I sat up in bed and stretched, trying to remember what I’d been dreaming about. Fragments from a jumbled mass of weird dreams chased each other around in my head, but I couldn’t piece them together. All I could remember was the feeling they’d left behind. Not exactly unhappy — but definitely unsettled and, well, not right.
Like I said — crazy. How could anything about my life not be right?
There was something, though, and I couldn’t ignore it. What’s more, I had the feeling that Mom felt the same way. Once or twice, while she was making dinner or reading a book, I’d seen her eyes get all distant and gray, as though she were looking for something far away, something
she was missing.
I think deep down inside, I knew what was eating at us both; I knew what we were missing,
even before the conversation with Archie that changed everything.
“Knock, knock. It’s me!” a familiar voice trilled through the doorway, followed by a familiar thump as Mom’s best friend, Millie, landed on
the deck.
Fortuna, the boat we lived on, was moored out in the bay, half-sunk in the sand so that the lower level was underwater. With Dad being a merman, and me being a semi-mer, this meant we could both swim around on the lower level. Mom’s bedroom was upstairs, but all the trapdoors in between made it easy for us to live here together. And the long jetty leading out from the beach to the boat was handy for getting on the boat without having to swim — which made it very easy for Millie to visit us without getting more than her feet wet.

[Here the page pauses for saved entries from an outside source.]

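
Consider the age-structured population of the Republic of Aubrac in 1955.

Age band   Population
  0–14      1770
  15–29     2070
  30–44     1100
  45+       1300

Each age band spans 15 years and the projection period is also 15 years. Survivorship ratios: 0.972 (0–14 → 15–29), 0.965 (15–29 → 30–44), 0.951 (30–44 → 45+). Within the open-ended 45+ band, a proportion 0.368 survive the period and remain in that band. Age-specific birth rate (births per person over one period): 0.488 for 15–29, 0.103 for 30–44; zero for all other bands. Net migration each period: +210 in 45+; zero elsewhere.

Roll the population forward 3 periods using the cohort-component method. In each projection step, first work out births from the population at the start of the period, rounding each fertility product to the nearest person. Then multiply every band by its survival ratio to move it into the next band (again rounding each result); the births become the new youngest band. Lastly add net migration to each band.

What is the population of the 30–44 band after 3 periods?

Period 1.
Births: 2070 × 0.488 = 1010, 1100 × 0.103 = 113 → total 1123
15–29: 1770 × 0.972 = 1720
30–44: 2070 × 0.965 = 1998
45+: 1100 × 0.951 + 1300 × 0.368 = 1046 + 478 = 1524
Net migration: 45+ + 210 → 1734
→ [1123, 1720, 1998, 1734]
Period 2.
Births: 1720 × 0.488 = 839, 1998 × 0.103 = 206 → total 1045
15–29: 1123 × 0.972 = 1092
30–44: 1720 × 0.965 = 1660
45+: 1998 × 0.951 + 1734 × 0.368 = 1900 + 638 = 2538
Net migration: 45+ + 210 → 2748
→ [1045, 1092, 1660, 2748]
Period 3.
Births: 1092 × 0.488 = 533, 1660 × 0.103 = 171 → total 704
15–29: 1045 × 0.972 = 1016
30–44: 1092 × 0.965 = 1054
45+: 1660 × 0.951 + 2748 × 0.368 = 1579 + 1011 = 2590
Net migration: 45+ + 210 → 2800
→ [704, 1016, 1054, 2800]

1054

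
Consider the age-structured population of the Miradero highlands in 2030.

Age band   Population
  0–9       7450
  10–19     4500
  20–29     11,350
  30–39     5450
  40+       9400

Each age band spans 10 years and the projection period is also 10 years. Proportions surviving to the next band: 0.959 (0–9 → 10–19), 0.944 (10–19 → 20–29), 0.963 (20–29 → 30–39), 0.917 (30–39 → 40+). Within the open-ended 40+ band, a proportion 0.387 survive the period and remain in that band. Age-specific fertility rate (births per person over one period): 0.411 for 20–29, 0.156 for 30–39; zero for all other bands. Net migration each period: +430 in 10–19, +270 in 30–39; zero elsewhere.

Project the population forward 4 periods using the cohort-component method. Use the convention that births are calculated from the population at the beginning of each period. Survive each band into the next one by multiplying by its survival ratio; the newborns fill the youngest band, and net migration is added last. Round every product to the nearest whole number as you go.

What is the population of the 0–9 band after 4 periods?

Numbering the bands 1..5 from youngest to oldest:
After projecting period 1:
Births: 11350 × 0.411 = 4665  |  5450 × 0.156 = 850 → total 5515
Band 2: 7450 × 0.959 = 7145
Band 3: 4500 × 0.944 = 4248
Band 4: 11350 × 0.963 = 10930
Band 5: 5450 × 0.917 + 9400 × 0.387 = 4998 + 3638 = 8636
Net migration: Band 2 + 430 → 7575; Band 4 + 270 → 11200
Giving 5515 / 7575 / 4248 / 11200 / 8636.
After projecting period 2:
Births: 4248 × 0.411 = 1746  |  11200 × 0.156 = 1747 → total 3493
Band 2: 5515 × 0.959 = 5289
Band 3: 7575 × 0.944 = 7151
Band 4: 4248 × 0.963 = 4091
Band 5: 11200 × 0.917 + 8636 × 0.387 = 10270 + 3342 = 13612
Net migration: Band 2 + 430 → 5719; Band 4 + 270 → 4361
Giving 3493 / 5719 / 7151 / 4361 / 13612.
After projecting period 3:
Births: 7151 × 0.411 = 2939  |  4361 × 0.156 = 680 → total 3619
Band 2: 3493 × 0.959 = 3350
Band 3: 5719 × 0.944 = 5399
Band 4: 7151 × 0.963 = 6886
Band 5: 4361 × 0.917 + 13612 × 0.387 = 3999 + 5268 = 9267
Net migration: Band 2 + 430 → 3780; Band 4 + 270 → 7156
Giving 3619 / 3780 / 5399 / 7156 / 9267.
After projecting period 4:
Births: 5399 × 0.411 = 2219  |  7156 × 0.156 = 1116 → total 3335
Band 2: 3619 × 0.959 = 3471
Band 3: 3780 × 0.944 = 3568
Band 4: 5399 × 0.963 = 5199
Band 5: 7156 × 0.917 + 9267 × 0.387 = 6562 + 3586 = 10148
Net migration: Band 2 + 430 → 3901; Band 4 + 270 → 5469
Giving 3335 / 3901 / 3568 / 5469 / 10148.

3335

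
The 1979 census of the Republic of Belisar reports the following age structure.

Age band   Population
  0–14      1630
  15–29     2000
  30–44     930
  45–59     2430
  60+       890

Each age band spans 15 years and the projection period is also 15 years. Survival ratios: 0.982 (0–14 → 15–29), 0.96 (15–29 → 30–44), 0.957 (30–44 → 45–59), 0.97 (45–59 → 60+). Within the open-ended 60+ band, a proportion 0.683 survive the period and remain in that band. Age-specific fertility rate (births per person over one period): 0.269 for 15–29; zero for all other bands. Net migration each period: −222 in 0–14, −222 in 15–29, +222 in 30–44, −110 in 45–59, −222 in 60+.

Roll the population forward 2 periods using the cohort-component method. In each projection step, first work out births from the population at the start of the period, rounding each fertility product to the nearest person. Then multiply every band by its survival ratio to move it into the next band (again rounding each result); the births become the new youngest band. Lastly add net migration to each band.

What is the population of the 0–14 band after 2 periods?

149

— Period 1 —
Births: 2000 × 0.269 = 538
15–29: 1630 × 0.982 = 1601
30–44: 2000 × 0.96 = 1920
45–59: 930 × 0.957 = 890
60+: 2430 × 0.97 + 890 × 0.683 = 2357 + 608 = 2965
Net migration: 0–14 − 222 → 316; 15–29 − 222 → 1379; 30–44 + 222 → 2142; 45–59 − 110 → 780; 60+ − 222 → 2743
Population now: 0–14=316, 15–29=1379, 30–44=2142, 45–59=780, 60+=2743
— Period 2 —
Births: 1379 × 0.269 = 371
15–29: 316 × 0.982 = 310
30–44: 1379 × 0.96 = 1324
45–59: 2142 × 0.957 = 2050
60+: 780 × 0.97 + 2743 × 0.683 = 757 + 1873 = 2630
Net migration: 0–14 − 222 → 149; 15–29 − 222 → 88; 30–44 + 222 → 1546; 45–59 − 110 → 1940; 60+ − 222 → 2408
Population now: 0–14=149, 15–29=88, 30–44=1546, 45–59=1940, 60+=2408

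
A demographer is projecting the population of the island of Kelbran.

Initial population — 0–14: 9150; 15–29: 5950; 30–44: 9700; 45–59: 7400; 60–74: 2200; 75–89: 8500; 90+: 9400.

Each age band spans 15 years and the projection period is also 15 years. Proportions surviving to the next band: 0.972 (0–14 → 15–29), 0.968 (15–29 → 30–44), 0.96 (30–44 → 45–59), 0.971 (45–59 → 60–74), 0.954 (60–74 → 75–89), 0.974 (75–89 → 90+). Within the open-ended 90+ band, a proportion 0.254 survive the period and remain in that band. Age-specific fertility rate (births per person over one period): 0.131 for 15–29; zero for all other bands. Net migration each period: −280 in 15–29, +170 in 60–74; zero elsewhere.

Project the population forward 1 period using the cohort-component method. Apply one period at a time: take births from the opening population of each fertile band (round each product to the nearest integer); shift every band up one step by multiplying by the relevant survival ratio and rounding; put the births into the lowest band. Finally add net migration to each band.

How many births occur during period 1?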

She stuck her head around the door. “Anyone home?”
I dragged myself out of bed and gestured for her to come in. Not that she needed an invitation. She’d already clambered in through the door and was busily wringing out the bottom of her dress over the side.

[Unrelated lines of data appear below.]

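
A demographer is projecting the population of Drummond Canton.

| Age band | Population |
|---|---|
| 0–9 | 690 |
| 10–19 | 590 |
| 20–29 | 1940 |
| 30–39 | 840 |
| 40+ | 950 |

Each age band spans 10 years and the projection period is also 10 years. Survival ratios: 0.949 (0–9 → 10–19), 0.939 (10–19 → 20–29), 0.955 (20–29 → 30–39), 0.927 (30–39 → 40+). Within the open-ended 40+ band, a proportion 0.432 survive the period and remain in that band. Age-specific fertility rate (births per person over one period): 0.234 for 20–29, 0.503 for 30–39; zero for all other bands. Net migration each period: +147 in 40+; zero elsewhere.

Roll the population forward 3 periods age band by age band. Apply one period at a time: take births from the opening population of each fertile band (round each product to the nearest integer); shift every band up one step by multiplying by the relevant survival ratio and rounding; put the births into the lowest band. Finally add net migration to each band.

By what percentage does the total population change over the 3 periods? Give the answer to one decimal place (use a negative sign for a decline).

-10.6

[period 1]
Births: 1940 × 0.234 = 454  |  840 × 0.503 = 423 → 877
10–19: 690 × 0.949 = 655
20–29: 590 × 0.939 = 554
30–39: 1940 × 0.955 = 1853
40+: 840 × 0.927 + 950 × 0.432 = 779 + 410 = 1189
Net migration: 40+ + 147 → 1336
Population now: 0–9=877, 10–19=655, 20–29=554, 30–39=1853, 40+=1336
[period 2]
Births: 554 × 0.234 = 130  |  1853 × 0.503 = 932 → 1062
10–19: 877 × 0.949 = 832
20–29: 655 × 0.939 = 615
30–39: 554 × 0.955 = 529
40+: 1853 × 0.927 + 1336 × 0.432 = 1718 + 577 = 2295
Net migration: 40+ + 147 → 2442
Population now: 0–9=1062, 10–19=832, 20–29=615, 30–39=529, 40+=2442
[period 3]
Births: 615 × 0.234 = 144  |  529 × 0.503 = 266 → 410
10–19: 1062 × 0.949 = 1008
20–29: 832 × 0.939 = 781
30–39: 615 × 0.955 = 587
40+: 529 × 0.927 + 2442 × 0.432 = 490 + 1055 = 1545
Net migration: 40+ + 147 → 1692
Population now: 0–9=410, 10–19=1008, 20–29=781, 30–39=587, 40+=1692
Total: 5010 → 4478; change = -532; percentage change = -10.6%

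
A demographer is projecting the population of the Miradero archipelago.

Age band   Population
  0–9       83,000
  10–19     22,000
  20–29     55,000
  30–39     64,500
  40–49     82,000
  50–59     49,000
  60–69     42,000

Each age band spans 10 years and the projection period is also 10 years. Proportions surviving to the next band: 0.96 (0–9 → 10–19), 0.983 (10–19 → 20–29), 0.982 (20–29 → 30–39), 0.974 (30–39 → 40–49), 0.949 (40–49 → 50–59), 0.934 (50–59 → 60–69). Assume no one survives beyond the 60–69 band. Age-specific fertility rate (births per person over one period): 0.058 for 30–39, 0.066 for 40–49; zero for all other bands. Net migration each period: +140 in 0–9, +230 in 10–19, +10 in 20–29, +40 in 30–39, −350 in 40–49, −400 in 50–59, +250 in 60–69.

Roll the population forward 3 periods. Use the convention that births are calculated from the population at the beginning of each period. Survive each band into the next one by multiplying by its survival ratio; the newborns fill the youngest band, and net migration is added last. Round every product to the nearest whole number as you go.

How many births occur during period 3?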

“Is your mom up?” she asked.
I rubbed my eyes and yawned. “Not yet, I don’t think. Why?”
“Someone’s coming home!” she said excitedly. “I just heard it on the seaweed vine.”
“The seaweed vine?”
“Just trying to keep up with the mer-speak,” Millie said, frowning. “I meant I heard it on the grapevine. Archie’s back today!”
That was when I noticed her face. Well, obviously I’d already noticed her face — I was looking straight at it. But I finally noticed the bright blue eye shadow arching high over each eye and the thick red line of lipstick smeared across her mouth — and across a few teeth. I pointed this
out, and she peered into the mirror by the door.
“It’sh been nearly tcho weeksh,” she said, wiping lipstick off her teeth with the edge of her sleeve. “I’ve misshed him sho much!”
Archie is Millie’s boyfriend. He’s a merman, and he’d been away on an assignment for
Neptune.
“Is that Millie?” Mom’s voice warbled out from her room. “Come on in, Mill, and put the kettle on, would you?”
Half an hour later, Mom was dressed and sitting upstairs with Millie in the saloon — that’s what you call the living room on a boat. I wanted to go out and play with Shona and Aaron, but Mom said we should all wait with Millie; she was far too excitable to be left on her own.